Thank fucking christ. Now hopefully the AI bubble with burst along with it and I don't have to listen to techbros drone on about how it's going to replace everything which is definitely something you do not want to happen in a world where we sell our ability to work in exchange for money, goods and services.

[–] DimFisher@lemmy.world 2 points 2 hours ago

Amen to that 🙏

[–] iamkindasomeone@feddit.org 10 points 5 hours ago* (last edited 5 hours ago)

I used to work for a shitty company that offered such customer support "solutions", ie voice bots. I would use around 80% of my time to write guard instructions to the LLM prompts because of how easy you could manipulate those. In retrospect it's funny how our prompts looked something like:

  • please do not suggest things you were not prompted to
  • please my sweet child do not fake tool calls and actually do nothing in the background
  • please for the sake of god do not make up our company's history

etc. It worked fine on a very surface level but ultimately LLMs for customer support are nothing but a shit show.

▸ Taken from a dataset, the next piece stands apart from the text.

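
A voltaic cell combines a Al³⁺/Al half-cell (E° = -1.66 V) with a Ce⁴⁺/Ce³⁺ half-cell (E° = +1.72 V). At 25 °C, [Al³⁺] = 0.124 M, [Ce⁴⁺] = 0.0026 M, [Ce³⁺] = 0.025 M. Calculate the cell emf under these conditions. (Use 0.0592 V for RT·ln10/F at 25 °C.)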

I left the company for many reasons and now it turns out they are now hiring human customer support workers in Bulgaria.

[–] Ulrich@feddit.org 34 points 7 hours ago* (last edited 5 hours ago) (1 children)

I called the local HVAC company and they had an AI rep. The thing literally couldn't even schedule an appointment and I couldn't get it to transfer me to a human. I called someone else. They never even called me back so they probably don't even know they lost my business.

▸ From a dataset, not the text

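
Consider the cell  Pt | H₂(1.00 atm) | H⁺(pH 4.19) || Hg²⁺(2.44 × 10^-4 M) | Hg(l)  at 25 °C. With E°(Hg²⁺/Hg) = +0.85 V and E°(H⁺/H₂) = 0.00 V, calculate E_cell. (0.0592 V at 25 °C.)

The Hg²⁺/Hg couple is the cathode, so E°_cell = 0.85 V; n = 2.
[H⁺] = 10^(−4.19) = 6.5 × 10^-5 M, and Q = [H⁺]^2 / ([Hg²⁺]·P(H₂)) = 1.71 × 10^-5.
E = E° − (0.0592/2) log Q = 0.85 − (0.0592/2)(-4.767) = 0.991 V.

0.99 V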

[–] burgerpocalyse@lemmy.world 3 points 2 hours ago (1 children)

is this something that happens a lot or did you tell this story before, because I'm getting deja vu

[–] pinball_wizard@lemmy.zip 2 points 1 hour ago* (last edited 1 hour ago)

It happens a lot.

I often choose my HVAC, plumber, electrician and lawn care teams in the same manner.

I call all of them. None answer. Few have voicemail set up. I leave voicemail with full contact info. I submit all of their web forms. Maybe one of them answer the phone, or calls back, or replies to the web form. I usually go with that one, if I haven't already fixed it using YouTube, by then.

[–] nyan@lemmy.cafe 25 points 7 hours ago (1 children)

The good thing: half of them have come to their senses.

The bad thing: half of them haven't.

[–] billwashere@lemmy.world 4 points 5 hours ago

Hopefully that half will go out of business.